Richard Hooker



Richard Hooker, 1554 – 1600, has been acclaimed as one of the founding fathers of Anglican theology.

Hooker was born around Easter 1554 in Heavitree, near Exeter. Having excelled at the local grammar school – Hooker’s family were not especially wealthy – he won a scholarship to Corpus Christi College in the University of Oxford. Hooker came up to Oxford under the patronage of John Jewel, the bishop of Salisbury. He kept company with prominent figures of the new Anglican Church; the great nephew of Thomas Cranmer, the complier of the Book of Common Prayer, and the son of the Archbishop of York were amongst his companions.

Richard Hooker left Oxford to take up his first living here at St Mary the Virgin, Drayton Beauchamp. Parish records state that he held the incumbency from 1584 to 1585, and a flurry of activity in the parish registers would suggest that he actually was resident in the parish. His biographer, Izaac Walton, writing 62 years after Hooker’s death tells the apocryphal tale of Hooker being stranded in Drayton Beauchamp, having to look after the sheep, his wife, and a crying baby. And of how his Oxford chum’s father, Edwin Sandys, Archbishop of York took pity of him and had him appointed to the Temple Church in London. However, in defence of Drayton Beauchamp, Walton’s tale has many stumbling points; firstly the parish was a wealthy living and the concept of the rector tending the sheep would have been unheard of, and secondly Hooker did not marry until 1588, three years after he left the benefice.

Once in London Hooker entered into the hot political scene. Mary Tudor (reigned 1553 – 1558) sought to restore England to Roman Catholicism and the authority of the Pope following the Protestant Reforms of her half brother, Edward VI. This brought the country into turmoil, and it fell to Elizabeth I to unify the Church and Sate in a moderately reformed and inclusive Christian nation. The Elizabethan Settlement and Act of Uniformity, 1559 effectively established the Church of England, its relationship to the State, and the use of the Book of Common Prayer.

The Temple church, whose congregation contained many lawyers and judges, had become a centre for the radical, puritan elements of Calvinist theology and Presbyterian liturgy, which Elizabeth had been keen to suppress, as she sought to establish her ‘via media’ between Rome and Geneva. Hooker’s assistant. Walter Travers, a Reader and an arch-Calvinst used his pulpit platform to refute the moderate, inclusive sermons of Hooker.

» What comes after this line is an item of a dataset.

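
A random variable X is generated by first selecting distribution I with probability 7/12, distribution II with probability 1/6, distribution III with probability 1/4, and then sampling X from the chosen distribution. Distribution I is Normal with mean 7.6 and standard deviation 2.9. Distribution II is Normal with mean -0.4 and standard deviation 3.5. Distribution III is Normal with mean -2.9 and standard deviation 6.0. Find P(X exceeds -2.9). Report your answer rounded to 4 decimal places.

Conditional on each component, P(X > -2.9): I: 0.999853; II: 0.762475; III: 0.5.
By total probability, P(X > -2.9) = 0.583333·0.999853 + 0.166667·0.762475 + 0.25·0.5 = 0.835327.

0.8353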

It was to be this great debate, this battle of the pulpit, which provided much of the inspiration and material for Hooker’s great apologia and treatise on Anglicanism, ‘Of the Laws of Ecclesiastical Polity.’

Ecclesiastical Polity means the governance of the Church, and it is through the lens of how the church is governed that Hooker expresses his Anglican theological identity. He saw the Church of England as being a middle way, a via media between the extremes of the authority of the Roman Church and the doctrinal arguments of the Lutheran and Calvinist, Protestant Churches. The overriding principle of Anglicanism was to be the use of tradition and reason, especially when interpreting the Scriptures, as well as reference to the context, “Words must be taken according to the matter whereof they are uttered.” (Book 4.11.7]

Hooker left the Temple in 1591 to take up a largely absentee appointment as a minor canon of Salisbury Cathedral and vicar of Boscombe. His final appointment was as Rector of Bishopbourne in Kent, where he died on 3rd November 1600.

The value of Hooker’s legacy is inestimable, and especially his fifth of his Laws, ‘On Anglican Faith and Worship’. It has been indispensible in understanding the practise and purpose of worship and church life, ranging from prayer, the Sacraments, furnishings, to the naming of churches. But it is more his principles of using reason and tradition, as well as authority in understanding how the church can be the living body of Christ on earth. In the twenty-first century, it would be of much merit for the hierarchy of the Anglican Church to remember the all inclusive via media championed by Elizabeth I and Hooker.